Batılılar Gülen’in yalanları ile kendilerini oyalıyor.. Miting meydanlarına gelenlerin ceplerine 100’er dolar konmuş. Demek ki 500.000.000 dolarlık bir miting sadece İstanbul’daki eylem.. Bu adam hesap da bilmiyor, tüm Türkiye’yi hesaba katarsanız yüz milyarlarca dolar bu organizasyon için harcanmış olmalı. Zaten onlar Suriye’deki göçmen kamplarından toplanıp getirilen Suriyeliler değil mi? Bu organizasyonu yapanlar da DAEŞ militanları!?. Gülen güldürmeye devam ediyor. Ama bu yalanlara hâlâ inanlar ya da inanıyorMUŞ gibi yapanlar da yok değil.

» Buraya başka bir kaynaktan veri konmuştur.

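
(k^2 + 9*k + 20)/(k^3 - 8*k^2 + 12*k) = (k^2 + 9*k + 20)/(k*(k^2 - 8*k + 12))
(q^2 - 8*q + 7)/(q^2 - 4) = (q^2 - 8*q + 7)/(q^2 - 4)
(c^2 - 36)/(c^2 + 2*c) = (c^2 - 36)/(c*(c + 2))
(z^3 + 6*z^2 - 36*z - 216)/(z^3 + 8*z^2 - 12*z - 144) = (z - 6)/(z - 4)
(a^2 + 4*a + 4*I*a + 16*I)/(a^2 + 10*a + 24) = (a + 4*I)/(a + 6)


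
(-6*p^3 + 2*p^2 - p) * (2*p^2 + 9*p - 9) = -12*p^5 - 50*p^4 + 70*p^3 - 27*p^2 + 9*p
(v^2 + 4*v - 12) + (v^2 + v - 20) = 2*v^2 + 5*v - 32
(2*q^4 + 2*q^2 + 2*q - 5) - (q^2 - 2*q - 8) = 2*q^4 + q^2 + 4*q + 3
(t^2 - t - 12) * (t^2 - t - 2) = t^4 - 2*t^3 - 13*t^2 + 14*t + 24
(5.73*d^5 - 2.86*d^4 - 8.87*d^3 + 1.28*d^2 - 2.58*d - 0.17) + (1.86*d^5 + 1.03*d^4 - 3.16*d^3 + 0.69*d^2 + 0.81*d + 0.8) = 7.59*d^5 - 1.83*d^4 - 12.03*d^3 + 1.97*d^2 - 1.77*d + 0.63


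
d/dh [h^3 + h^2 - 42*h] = 3*h^2 + 2*h - 42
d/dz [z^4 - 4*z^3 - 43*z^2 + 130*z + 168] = 4*z^3 - 12*z^2 - 86*z + 130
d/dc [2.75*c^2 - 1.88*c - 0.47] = 5.5*c - 1.88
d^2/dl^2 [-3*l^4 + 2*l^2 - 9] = 4 - 36*l^2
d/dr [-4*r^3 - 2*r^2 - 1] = 4*r*(-3*r - 1)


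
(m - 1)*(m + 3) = m^2 + 2*m - 3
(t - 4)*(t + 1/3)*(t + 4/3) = t^3 - 7*t^2/3 - 56*t/9 - 16/9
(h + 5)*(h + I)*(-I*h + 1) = -I*h^3 + 2*h^2 - 5*I*h^2 + 10*h + I*h + 5*I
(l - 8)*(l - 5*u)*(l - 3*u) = l^3 - 8*l^2*u - 8*l^2 + 15*l*u^2 + 64*l*u - 120*u^2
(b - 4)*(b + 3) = b^2 - b - 12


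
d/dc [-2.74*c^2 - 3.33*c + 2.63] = -5.48*c - 3.33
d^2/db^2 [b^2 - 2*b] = 2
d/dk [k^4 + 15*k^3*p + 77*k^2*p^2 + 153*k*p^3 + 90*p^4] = 4*k^3 + 45*k^2*p + 154*k*p^2 + 153*p^3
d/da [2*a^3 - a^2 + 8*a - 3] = 6*a^2 - 2*a + 8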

Akın İpek, Gülen’in onursal başkanı olduğu Gazeteciler ve Yazarlar Vakfı’nın nerede olduğunu bilmiyormuş mesela. Bank Asya’dan hiç kredi kullanmamış. FETÖ’nün iş dünyasındaki örgütlenmesinin olduğu TUSKON’a da derneğe de üye değilmiş. Mesela ben AK Parti, İHH ve Özgürder üyesi değilim.. Bu, benim bu cemiyetlerle hiçbir ilgim olmadığını mı gösterir. Hatırlarsanız İpek 17-25 Aralık’tan önce Gülen için bir saray yaptırmıştı. Akın İpek aynı zamanda Gülen için “tüm servetim onun bir gülüşüne feda olsun” demişti. Şimdi, Akın İpek’in Gülen’le ve bu darbe ile hiçbir alakası olmadığını mı söyleyeceğiz. Sözkonusu Guantanamo ya da Ebu Gureyb hapishaneler olunca, özellikle de Müslümanlara karşı hiç de böyle hoşgörülü değildi Amerikalılar..
Amerikalılara bir atasözü ile bir hatırlatmada bulunmak gerek: Yanlışın neresinden dönerseniz orası kârdır.. Yanlış hesap Bağdat’tan döner.. Basra harab olduktan sonra (Bade harabül Basra) pişmanlık fayda vermez!
Batılıların “Demokrat”lığı, ancak Gülenistlerin “Hoşgörü”sü kadar gerçek. Daha doğrusu ikisi de sahte. Al birini vur ötekine. Tencere yuvarlanmış, kapağını bulmuş.. Cehennemin dibine kadar yolları var. Selâm ve dua ile.